Podemos citar como rica de esperança a visão proposta por Tomaso Montanari [disponível em italiano aqui], que, referindo-se também a Hannah Arendt, fala do Natal como da possibilidade que nos é dada de “esperar o inesperável”, porque em cada criança que nasce abre-se a esperança de que “aquela vida mudará tudo, e a injustiça não terá a vitória definitiva”; e ele também se refere à emoção de uma parturiente ao pensar que a sua filha que nasce “terá um irmão tão importante e doce como Jesus”.

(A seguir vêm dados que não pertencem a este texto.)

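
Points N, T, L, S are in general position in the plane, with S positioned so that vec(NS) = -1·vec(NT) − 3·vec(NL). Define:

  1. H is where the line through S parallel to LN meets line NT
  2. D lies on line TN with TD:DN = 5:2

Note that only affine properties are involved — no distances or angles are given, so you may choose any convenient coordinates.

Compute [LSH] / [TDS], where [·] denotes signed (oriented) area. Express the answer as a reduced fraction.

[LSH]:[TDS] = -7/5

Assign N = (0, 0), T = (1, 0), L = (0, 1), S = (-1, -3) — the answer is frame-independent, so this choice is without loss of generality.
1. H is where the line through S parallel to LN meets line NT ⇒ H = (-1, 0)
2. D lies on line TN with TD:DN = 5:2 ⇒ D = (2/7, 0)
2·[LSH] = -3, 2·[TDS] = 15/7
[LSH]:[TDS] = -3:15/7 = -7/5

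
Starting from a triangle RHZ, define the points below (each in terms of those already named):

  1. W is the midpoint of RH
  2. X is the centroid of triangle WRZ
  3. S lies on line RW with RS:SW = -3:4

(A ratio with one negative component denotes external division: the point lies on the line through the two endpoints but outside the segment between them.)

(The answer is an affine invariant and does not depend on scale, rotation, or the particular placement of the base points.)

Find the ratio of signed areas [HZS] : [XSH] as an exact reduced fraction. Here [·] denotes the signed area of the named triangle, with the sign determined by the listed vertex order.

[HZS]:[XSH] = 3

Set R = (0, 0), H = (1, 0), Z = (0, 1); any affine frame gives the same invariant.
1. W is the midpoint of RH ⇒ W = (1/2, 0)
2. X is the centroid of triangle WRZ ⇒ X = (1/6, 1/3)
3. S lies on line RW with RS:SW = -3:4 ⇒ S = (-3/2, 0)
2·[HZS] = 5/2, 2·[XSH] = 5/6
[HZS]:[XSH] = 5/2:5/6 = 3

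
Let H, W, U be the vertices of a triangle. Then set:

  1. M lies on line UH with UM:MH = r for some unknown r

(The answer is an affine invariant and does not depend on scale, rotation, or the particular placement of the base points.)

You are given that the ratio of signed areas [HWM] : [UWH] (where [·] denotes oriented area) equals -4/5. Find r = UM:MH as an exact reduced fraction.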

Houve outras provocações estimulantes neste Natal, como a vitória do jovem Gabriel Boric, que veio liquidar a herança de Pinochet no Chile, a morte do grande bispo sul-africano Desmond Tutu e a do filósofo francês Jean Marie Muller, que nos repropõem, um, o legado da fraternidade e da integração racial, o outro, a lição gandhiana da não violência; mas é preciso receber também a mensagem expressada na coletiva de imprensa de Putin para uma melhoria nas relações internacionais, começando por aquelas com os Estados Unidos e o justo aviso para não estender a Otan aos países do Leste Europeu, levando ao limiar da Rússia a intimidação das suas armas nucleares; e também é preciso levar a sério e responder ao inesperado convite de Putin à Itália para se fazer mediadora de boas relações entre a Rússia e o Ocidente, em nome de uma amizade bem consolidada. E é verdade?
Portanto, considerando-se tudo, um Natal a ser lembrado.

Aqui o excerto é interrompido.